Irish High Court dismisses appeal for a Constitutional Right to Housing

Mr. Justice Max Barrett of the High Court dismissed an appeal by a tenant against a decision of the Residential Tenancies Board stating that the eviction notice she had been served by her landlord was valid under the 2004 Residential Tenancies Act. Mr. Justice Barrett expressed his sympathy for the appellant, however he could not ignore the law in order to “do justice” as she perceived it.

The appellant, Ms. Dunivya had been residing in the dwelling since 2010, when she entered into a tenancy agreement with the respondent, Mr. Gibson.  Ms. Dunivya was served with a notice of termination by Mr. Gibson in late 2016. She appealed the validity of the notice to the Residential Tenancies Board in April of 2017, but her arguments were rejected. She then appealed the Decision to the High Court.

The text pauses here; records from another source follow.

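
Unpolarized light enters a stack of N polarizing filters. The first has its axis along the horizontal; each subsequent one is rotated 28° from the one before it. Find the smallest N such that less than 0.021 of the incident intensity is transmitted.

N = 14

First polarizer halves the unpolarized light: factor 1/2.
Each further stage multiplies by cos²(28°) = 0.7796.
After N polarizers: T = 0.5·0.7796^(N−1). Require T < 0.021 ⇒ N−1 > ln(0.021/0.5)/ln(0.7796) = 12.73, so N−1 ≥ 13 and N = 14.
Check: N=14 gives T = 0.01965 < 0.021; N=13 gives T = 0.0252.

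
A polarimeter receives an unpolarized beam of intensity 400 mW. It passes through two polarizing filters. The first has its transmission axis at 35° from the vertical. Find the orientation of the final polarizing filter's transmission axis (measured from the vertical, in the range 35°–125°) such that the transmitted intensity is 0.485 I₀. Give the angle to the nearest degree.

Unpolarized light through the first polarizer → I₁ = ½ I₀, now polarized at 35°.
Need I₂/I₀ = 0.485, so cos²(θ − 35°) = 0.485 / 0.5 = 0.97.
θ − 35° = arccos(√0.97) = 10.0°, giving θ ≈ 35 + 10.0 = 45.0°.

θ ≈ 45°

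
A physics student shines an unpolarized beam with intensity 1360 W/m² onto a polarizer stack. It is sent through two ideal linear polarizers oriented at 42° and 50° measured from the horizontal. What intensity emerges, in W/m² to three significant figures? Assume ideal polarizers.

I ≈ 667 W/m²

Unpolarized light through the first polarizer → I₁ = 1360 W/m²/2 = 680 W/m², polarized at 42°.
I₂ = I₁ · cos²(8°) = 680 · 0.9806 = 666.8 W/m².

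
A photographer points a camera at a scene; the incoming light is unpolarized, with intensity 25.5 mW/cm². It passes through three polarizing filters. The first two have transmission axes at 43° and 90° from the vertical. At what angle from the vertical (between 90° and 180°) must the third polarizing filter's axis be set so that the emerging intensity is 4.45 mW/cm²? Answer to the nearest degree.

Unpolarized light through the first polarizer → I₁ = ½ I₀, now polarized at 43°.
I₂ = I₁ cos²(90° − 43°) = 0.5 I₀ · cos²(47°) = 0.2326 I₀.
Target fraction: 4.45 / 25.5 mW/cm² = 0.1745 of I₀.
Need I₃/I₀ = 0.1745, so cos²(θ − 90°) = 0.1745 / 0.2326 = 0.7504.
θ − 90° = arccos(√0.7504) = 30.0°, giving θ ≈ 90 + 30.0 = 120.0°.

θ ≈ 120°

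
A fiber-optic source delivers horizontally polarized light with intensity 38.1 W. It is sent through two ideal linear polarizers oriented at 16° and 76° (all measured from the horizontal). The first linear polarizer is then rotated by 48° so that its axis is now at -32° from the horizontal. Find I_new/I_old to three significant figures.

I_new/I_old ≈ 0.297

Before rotation:
By Malus's law, I₁ = I₀ cos²(16° − 0°) = I₀ cos²(16°) = 0.924 I₀.
I₂ = I₁ cos²(76° − 16°) = 0.924 I₀ · cos²(60°) = 0.231 I₀.
After rotation:
I₁ = I₀ cos²(-32° − 0°) = I₀ cos²(32°) = 0.7192 I₀.
Angle between axes 1 and 2: 72°. I₂ = 0.7192 I₀ · cos²(72°) = 0.06868 I₀.
Ratio = 0.06868 / 0.231 = 0.2973.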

In rejecting the appeal Mr. Justice Barrett stated that the landlord was within the law to serve a notice of termination based on the fact that he wanted to use the dwelling for occupation by a family member under the Residential Tenancies Acts. He went on to state that the courts were rightly bound by the law and the elected legislator and it would be presumptuous and unjust to deny landlords their legal entitlement.

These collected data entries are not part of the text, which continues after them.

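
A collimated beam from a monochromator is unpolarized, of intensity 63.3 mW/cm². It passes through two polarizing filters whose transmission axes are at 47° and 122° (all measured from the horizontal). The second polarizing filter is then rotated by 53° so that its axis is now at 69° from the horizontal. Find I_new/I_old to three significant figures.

I_new/I_old ≈ 12.8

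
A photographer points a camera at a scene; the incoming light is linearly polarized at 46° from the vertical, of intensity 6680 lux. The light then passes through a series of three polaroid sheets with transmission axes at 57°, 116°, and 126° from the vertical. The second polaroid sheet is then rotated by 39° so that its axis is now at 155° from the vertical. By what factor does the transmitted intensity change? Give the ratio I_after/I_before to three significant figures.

I_new/I_old ≈ 0.0576

Before rotation:
By Malus's law, I₁ = I₀ cos²(57° − 46°) = I₀ cos²(11°) = 0.9636 I₀.
I₂ = I₁ cos²(116° − 57°) = 0.9636 I₀ · cos²(59°) = 0.2556 I₀.
I₃ = I₂ cos²(126° − 116°) = 0.2556 I₀ · cos²(10°) = 0.2479 I₀.
After rotation:
I₁ = I₀ cos²(57° − 46°) = I₀ cos²(11°) = 0.9636 I₀.
Angle between axes 1 and 2: 82°. I₂ = 0.9636 I₀ · cos²(82°) = 0.01866 I₀.
I₃ = I₂ cos²(126° − 155°) = 0.01866 I₀ · cos²(29°) = 0.01428 I₀.
Ratio = 0.01428 / 0.2479 = 0.05759.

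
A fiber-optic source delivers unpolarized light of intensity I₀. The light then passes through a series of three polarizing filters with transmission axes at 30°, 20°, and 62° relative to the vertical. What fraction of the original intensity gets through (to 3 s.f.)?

≈ 0.268 I₀

Unpolarized light through the first polarizer → I₁ = ½ I₀, now polarized at 30°.
I₂ = I₁ cos²(20° − 30°) = 0.5 I₀ · cos²(10°) = 0.4849 I₀.
I₃ = I₂ cos²(62° − 20°) = 0.4849 I₀ · cos²(42°) = 0.2678 I₀.
Transmitted fraction = 0.2678.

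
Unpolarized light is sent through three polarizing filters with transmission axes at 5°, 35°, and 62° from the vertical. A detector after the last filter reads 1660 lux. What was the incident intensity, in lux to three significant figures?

Unpolarized light through the first polarizer → I₁ = ½ I₀, now polarized at 5°.
I₂ = I₁ cos²(35° − 5°) = 0.5 I₀ · cos²(30°) = 0.375 I₀.
I₃ = I₂ cos²(62° − 35°) = 0.375 I₀ · cos²(27°) = 0.2977 I₀.
So 1660 lux = 0.2977 I₀, giving I₀ = 1660/0.2977 = 5576 lux.

I₀ ≈ 5580 lux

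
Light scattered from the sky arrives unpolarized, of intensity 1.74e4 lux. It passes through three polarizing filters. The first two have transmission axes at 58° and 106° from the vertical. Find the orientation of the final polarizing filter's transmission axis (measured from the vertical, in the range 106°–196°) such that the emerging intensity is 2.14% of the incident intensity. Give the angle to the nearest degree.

θ ≈ 178°

Unpolarized light through the first polarizer → I₁ = ½ I₀, now polarized at 58°.
I₂ = I₁ cos²(106° − 58°) = 0.5 I₀ · cos²(48°) = 0.2239 I₀.
Need I₃/I₀ = 0.0214, so cos²(θ − 106°) = 0.0214 / 0.2239 = 0.09559.
θ − 106° = arccos(√0.09559) = 72.0°, giving θ ≈ 106 + 72.0 = 178.0°.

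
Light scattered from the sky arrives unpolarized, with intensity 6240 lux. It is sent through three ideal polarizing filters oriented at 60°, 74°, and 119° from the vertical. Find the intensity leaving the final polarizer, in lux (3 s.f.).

I ≈ 1470 lux

Unpolarized light through the first polarizer → I₁ = 6240 lux/2 = 3120 lux, polarized at 60°.
I₂ = I₁ · cos²(14°) = 3120 · 0.9415 = 2937 lux.
I₃ = I₂ · cos²(45°) = 2937 · 0.5 = 1469 lux.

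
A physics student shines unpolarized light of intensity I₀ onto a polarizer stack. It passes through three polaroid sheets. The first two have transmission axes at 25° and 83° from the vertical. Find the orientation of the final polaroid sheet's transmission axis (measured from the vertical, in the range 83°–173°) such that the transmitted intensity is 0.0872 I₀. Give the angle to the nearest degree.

θ ≈ 121°

Unpolarized light through the first polarizer → I₁ = ½ I₀, now polarized at 25°.
I₂ = I₁ cos²(83° − 25°) = 0.5 I₀ · cos²(58°) = 0.1404 I₀.
Need I₃/I₀ = 0.0872, so cos²(θ − 83°) = 0.0872 / 0.1404 = 0.6211.
θ − 83° = arccos(√0.6211) = 38.0°, giving θ ≈ 83 + 38.0 = 121.0°.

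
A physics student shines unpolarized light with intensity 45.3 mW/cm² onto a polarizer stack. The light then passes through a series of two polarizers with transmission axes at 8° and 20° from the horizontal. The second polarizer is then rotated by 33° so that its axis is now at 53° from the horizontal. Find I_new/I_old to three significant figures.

Before rotation:
Unpolarized light through the first polarizer → I₁ = ½ I₀, now polarized at 8°.
I₂ = I₁ cos²(20° − 8°) = 0.5 I₀ · cos²(12°) = 0.4784 I₀.
After rotation:
Unpolarized light through the first polarizer → I₁ = ½ I₀, now polarized at 8°.
I₂ = I₁ cos²(53° − 8°) = 0.5 I₀ · cos²(45°) = 0.25 I₀.
Ratio = 0.25 / 0.4784 = 0.5226.

I_new/I_old ≈ 0.523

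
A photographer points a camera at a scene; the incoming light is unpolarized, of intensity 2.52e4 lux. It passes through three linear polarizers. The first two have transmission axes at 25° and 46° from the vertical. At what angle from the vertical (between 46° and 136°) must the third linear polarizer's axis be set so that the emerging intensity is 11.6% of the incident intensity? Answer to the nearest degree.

θ ≈ 105°

Unpolarized light through the first polarizer → I₁ = ½ I₀, now polarized at 25°.
I₂ = I₁ cos²(46° − 25°) = 0.5 I₀ · cos²(21°) = 0.4358 I₀.
Need I₃/I₀ = 0.116, so cos²(θ − 46°) = 0.116 / 0.4358 = 0.2662.
θ − 46° = arccos(√0.2662) = 58.9°, giving θ ≈ 46 + 58.9 = 104.9°.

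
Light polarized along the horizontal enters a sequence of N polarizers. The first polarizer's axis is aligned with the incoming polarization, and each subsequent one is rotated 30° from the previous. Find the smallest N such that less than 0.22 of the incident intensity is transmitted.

N = 7

First polarizer is aligned with the polarization: full transmission.
Each further stage multiplies by cos²(30°) = 0.75.
After N polarizers: T = 0.75^(N−1). Require T < 0.22 ⇒ N−1 > ln(0.22)/ln(0.75) = 5.26, so N−1 ≥ 6 and N = 7.
Check: N=7 gives T = 0.178 < 0.22; N=6 gives T = 0.2373.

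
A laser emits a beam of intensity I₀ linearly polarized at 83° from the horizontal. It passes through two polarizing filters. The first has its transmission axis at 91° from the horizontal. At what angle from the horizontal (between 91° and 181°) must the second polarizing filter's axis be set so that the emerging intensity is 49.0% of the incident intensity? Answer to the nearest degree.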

Ms. Dunivya raised in her submission to the High Court that there was a constitutional right to housing, however she had not argued this in her pleadings to the Residential Tenancies Board. Justice Barrett observed that there is no express constitutional right to universal provision of housing by the State. He further commented that it was not to say that some qualified, un-enumerated and as yet unrecognised constitutional right to housing might not at some future point be found by a court to exist as a matter of Irish law, or perhaps in conjunction with burgeoning case-law of the European Court of Human Rights concerning minimum State obligations in the area of housing rights (see Moldova v. Romania (2007) 44 EHRR 16, Marzari v. Italy (1999) 28 EHRR CD175, Botta v. Italy (1998) 26 EHRR 241, and Guerra v. Italy (1998) 26 EHRR 357).

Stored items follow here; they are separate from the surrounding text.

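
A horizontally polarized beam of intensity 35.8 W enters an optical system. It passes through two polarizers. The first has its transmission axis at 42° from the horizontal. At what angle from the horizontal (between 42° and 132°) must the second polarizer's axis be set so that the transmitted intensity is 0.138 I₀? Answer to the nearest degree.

I₁ = I₀ cos²(42° − 0°) = I₀ cos²(42°) = 0.5523 I₀.
Need I₂/I₀ = 0.138, so cos²(θ − 42°) = 0.138 / 0.5523 = 0.2499.
θ − 42° = arccos(√0.2499) = 60.0°, giving θ ≈ 42 + 60.0 = 102.0°.

θ ≈ 102°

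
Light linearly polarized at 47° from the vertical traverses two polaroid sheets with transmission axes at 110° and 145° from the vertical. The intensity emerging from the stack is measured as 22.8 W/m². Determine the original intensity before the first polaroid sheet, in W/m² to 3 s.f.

I₀ ≈ 165 W/m²

I₁ = I₀ cos²(110° − 47°) = I₀ cos²(63°) = 0.2061 I₀.
I₂ = I₁ cos²(145° − 110°) = 0.2061 I₀ · cos²(35°) = 0.1383 I₀.
So 22.8 W/m² = 0.1383 I₀, giving I₀ = 22.8/0.1383 = 164.9 W/m².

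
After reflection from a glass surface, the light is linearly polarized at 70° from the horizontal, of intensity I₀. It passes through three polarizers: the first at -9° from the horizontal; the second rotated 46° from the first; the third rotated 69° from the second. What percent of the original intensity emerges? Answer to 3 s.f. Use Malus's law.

≈ 0.226%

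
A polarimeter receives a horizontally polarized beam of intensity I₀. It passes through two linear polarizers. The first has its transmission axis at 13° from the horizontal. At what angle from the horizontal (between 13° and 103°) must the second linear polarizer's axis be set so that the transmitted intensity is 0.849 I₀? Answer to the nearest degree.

θ ≈ 32°

I₁ = I₀ cos²(13° − 0°) = I₀ cos²(13°) = 0.9494 I₀.
Need I₂/I₀ = 0.849, so cos²(θ − 13°) = 0.849 / 0.9494 = 0.8943.
θ − 13° = arccos(√0.8943) = 19.0°, giving θ ≈ 13 + 19.0 = 32.0°.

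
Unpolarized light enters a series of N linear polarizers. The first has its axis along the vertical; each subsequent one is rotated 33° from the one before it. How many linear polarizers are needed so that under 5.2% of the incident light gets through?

First polarizer halves the unpolarized light: factor 1/2.
Each further stage multiplies by cos²(33°) = 0.7034.
After N polarizers: T = 0.5·0.7034^(N−1). Require T < 0.052 ⇒ N−1 > ln(0.052/0.5)/ln(0.7034) = 6.43, so N−1 ≥ 7 and N = 8.
Check: N=8 gives T = 0.04258 < 0.052; N=7 gives T = 0.06054.

N = 8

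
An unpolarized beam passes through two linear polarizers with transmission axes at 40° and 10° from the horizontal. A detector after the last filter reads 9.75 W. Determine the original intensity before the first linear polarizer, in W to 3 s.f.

Unpolarized light through the first polarizer → I₁ = ½ I₀, now polarized at 40°.
I₂ = I₁ cos²(10° − 40°) = 0.5 I₀ · cos²(30°) = 0.375 I₀.
So 9.75 W = 0.375 I₀, giving I₀ = 9.75/0.375 = 26 W.

I₀ ≈ 26.0 W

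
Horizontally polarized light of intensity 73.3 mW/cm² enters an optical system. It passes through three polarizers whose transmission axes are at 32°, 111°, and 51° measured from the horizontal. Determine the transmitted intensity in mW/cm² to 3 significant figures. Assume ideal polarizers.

By Malus's law, I₁ = 73.3 mW/cm² · cos²(32°) = 52.72 mW/cm².
I₂ = I₁ · cos²(79°) = 52.72 · 0.03641 = 1.919 mW/cm².
I₃ = I₂ · cos²(60°) = 1.919 · 0.25 = 0.4798 mW/cm².

I ≈ 0.480 mW/cm²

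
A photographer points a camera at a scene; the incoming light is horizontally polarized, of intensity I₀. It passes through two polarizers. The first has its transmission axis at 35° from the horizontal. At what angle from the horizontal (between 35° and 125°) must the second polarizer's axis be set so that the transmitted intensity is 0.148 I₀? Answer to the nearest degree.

θ ≈ 97°

By Malus's law, I₁ = I₀ cos²(35° − 0°) = I₀ cos²(35°) = 0.671 I₀.
Need I₂/I₀ = 0.148, so cos²(θ − 35°) = 0.148 / 0.671 = 0.2206.
θ − 35° = arccos(√0.2206) = 62.0°, giving θ ≈ 35 + 62.0 = 97.0°.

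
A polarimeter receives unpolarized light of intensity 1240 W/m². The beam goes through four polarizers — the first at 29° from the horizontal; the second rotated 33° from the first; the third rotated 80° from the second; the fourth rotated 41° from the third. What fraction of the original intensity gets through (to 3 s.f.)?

I/I₀ ≈ 0.00604

Unpolarized light through the first polarizer → I₁ = 1240 W/m²/2 = 620 W/m², polarized at 29°.
I₂ = I₁ · cos²(33°) = 620 · 0.7034 = 436.1 W/m².
I₃ = I₂ · cos²(80°) = 436.1 · 0.03015 = 13.15 W/m².
I₄ = I₃ · cos²(41°) = 13.15 · 0.5696 = 7.49 W/m².
Transmitted fraction = 0.00604.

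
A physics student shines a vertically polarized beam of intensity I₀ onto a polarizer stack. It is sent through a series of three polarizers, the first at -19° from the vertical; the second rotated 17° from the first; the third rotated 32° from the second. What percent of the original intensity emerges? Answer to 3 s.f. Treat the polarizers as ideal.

≈ 58.8%

By Malus's law, I₁ = I₀ cos²(-19° − 0°) = I₀ cos²(19°) = 0.894 I₀.
I₂ = I₁ cos²(17°) = 0.894 · 0.9145 I₀ = 0.8176 I₀.
I₃ = I₂ cos²(32°) = 0.8176 · 0.7192 I₀ = 0.588 I₀.
That is 58.8% of the incident intensity.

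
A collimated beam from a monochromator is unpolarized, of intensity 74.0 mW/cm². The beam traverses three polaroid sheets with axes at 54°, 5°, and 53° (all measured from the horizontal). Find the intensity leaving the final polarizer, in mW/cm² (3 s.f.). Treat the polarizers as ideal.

I ≈ 7.13 mW/cm²

Unpolarized light through the first polarizer → I₁ = 74.0 mW/cm²/2 = 37 mW/cm², polarized at 54°.
I₂ = I₁ · cos²(49°) = 37 · 0.4304 = 15.93 mW/cm².
I₃ = I₂ · cos²(48°) = 15.93 · 0.4477 = 7.13 mW/cm².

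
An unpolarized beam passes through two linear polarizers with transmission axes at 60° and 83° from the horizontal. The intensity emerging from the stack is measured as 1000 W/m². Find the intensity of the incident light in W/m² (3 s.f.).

Unpolarized light through the first polarizer → I₁ = ½ I₀, now polarized at 60°.
I₂ = I₁ cos²(83° − 60°) = 0.5 I₀ · cos²(23°) = 0.4237 I₀.
So 1000 W/m² = 0.4237 I₀, giving I₀ = 1000/0.4237 = 2360 W/m².

I₀ ≈ 2360 W/m²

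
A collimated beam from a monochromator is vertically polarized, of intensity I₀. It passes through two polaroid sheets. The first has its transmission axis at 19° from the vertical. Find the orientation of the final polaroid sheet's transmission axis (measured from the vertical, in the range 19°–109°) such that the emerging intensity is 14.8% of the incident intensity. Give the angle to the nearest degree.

I₁ = I₀ cos²(19° − 0°) = I₀ cos²(19°) = 0.894 I₀.
Need I₂/I₀ = 0.148, so cos²(θ − 19°) = 0.148 / 0.894 = 0.1655.
θ − 19° = arccos(√0.1655) = 66.0°, giving θ ≈ 19 + 66.0 = 85.0°.

θ ≈ 85°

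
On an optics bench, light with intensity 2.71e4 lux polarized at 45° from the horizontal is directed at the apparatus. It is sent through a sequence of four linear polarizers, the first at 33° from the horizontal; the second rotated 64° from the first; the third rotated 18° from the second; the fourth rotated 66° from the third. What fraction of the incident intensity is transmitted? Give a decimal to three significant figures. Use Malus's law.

By Malus's law, I₁ = 2.71e4 lux · cos²(12°) = 2.593e+04 lux.
I₂ = I₁ · cos²(64°) = 2.593e+04 · 0.1922 = 4983 lux.
I₃ = I₂ · cos²(18°) = 4983 · 0.9045 = 4507 lux.
I₄ = I₃ · cos²(66°) = 4507 · 0.1654 = 745.6 lux.
Transmitted fraction = 0.02751.

I/I₀ ≈ 0.0275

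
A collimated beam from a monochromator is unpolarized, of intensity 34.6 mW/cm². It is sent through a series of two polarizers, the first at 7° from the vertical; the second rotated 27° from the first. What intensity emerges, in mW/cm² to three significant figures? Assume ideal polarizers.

Unpolarized light through the first polarizer → I₁ = 34.6 mW/cm²/2 = 17.3 mW/cm², polarized at 7°.
I₂ = I₁ · cos²(27°) = 17.3 · 0.7939 = 13.73 mW/cm².

I ≈ 13.7 mW/cm²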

However, it fell to the Court to decide the existing case, not to predict the outcome of some possible future case. In the context of the case before it, there was no ‘free-wheeling’ or qualified constitutional right to housing available to Ms Dunivya or the Court, particularly without its having been pleaded or the subject of substantive argument. Mr. Justice Barrett stressed that appeals from the RTB to the High Court could only be concerned with points of law, and that under the Residential Tenancies Acts, a landlord may terminate a tenancy in the instance that they require the dwelling for their own, or a family member’s use. He was satisfied that the RTB had properly assessed the landlord’s requirement of the dwelling as bona fide.